Employee Provident Fund (EPF) is one of the most trusted and guaranteed savings instruments in the country. It offers an 8.50% rate of return. In comparison, PPF which is a darling of the masses offers only highest return at the rate of 8.50%. On the other hand, Public provident fund or PPF gives you only 7.1% annually.
Any salaried person should have an EPF account, as this is probably the best retirement savings scheme. But what happens if anyone does not transfer his/her EPF account after changing jobs?
Due to the lack of Universal Account Number or UAN and PF account number and some formalities required for transfer of the EPF account, it has been found that a section of employees don’t transfer their previous EPF account to the new place of work.
In that case, the old EPF account continues to earn EPF interest rate but due to the non-contribution from the very first month of the new job in the previous account the interest earned is becomes taxable.
It also hits the continuity of the PF contribution which finally makes a negative impact on the pension benefit of the EPF account holder.
“If an employee fails to transfer his/her EPF account after changing the job, then he or she will be losing the continuity of the EPF account. EPFO gives pension benefit to the subscribers under EPS Scheme that requires at least 15 years of continuous contribution in the EPF account.” said Arvind Agarwal, Income tax expert.
A person must transfer the EPF account at the time of switching jobs. One should do that by linking that EPF account with the new UAN. It will help the employee to maintain continuity of the EPF account otherwise the person will lose continuity, added Agarwal.
Sometime an EPF account might become inactive due to a variety of reasons.

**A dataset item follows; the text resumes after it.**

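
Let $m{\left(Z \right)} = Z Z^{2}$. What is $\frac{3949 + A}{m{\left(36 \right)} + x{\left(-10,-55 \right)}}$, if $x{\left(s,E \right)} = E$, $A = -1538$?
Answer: $\frac{2411}{46601} \approx 0.051737$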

If a person leaves India for some reason permanently, or retires after 55 years and does not withdraw money from the account within 3 years, the account would turn inactive.
If an EPF account holder does not file an application for settlement or request for withdrawal within 36 months of leaving a job, the account will be terminated.
Tax on EPF
As per current law, an employee’s own contribution to the EPF account is not taxable. However, effective from April 1, 2020, onwards, employer’s contribution to the EPF account can become taxable if it exceeds Rs 7.5 lakh in a financial year.
Besides, there are two situations where the interest earned in EPF becomes taxable. From April 1, 2021, onwards, if an employee’s own contribution to the EPF account along with excess contribution via Voluntary Provident Fund (VPF) exceeds Rs 2.5 lakh in a financial year, the interest earned on the excess contributions will be taxable.
For 2019-20, EPFO offered an interest rate of 8.50%. In 2018-19 it was 8.65%.
If you change your job, you must transfer your EPF account otherwise you will not get all the benefits.
Make sure that if you have multiple EPF accounts then all the accounts should be linked to the same UAN number. If you retire before reaching the EPFO retiring age of 58 years, you must withdraw your PF corpus within 36 months of your retirement.
You have to claim the money in the account within 36 months of exiting a job and not joining a new one.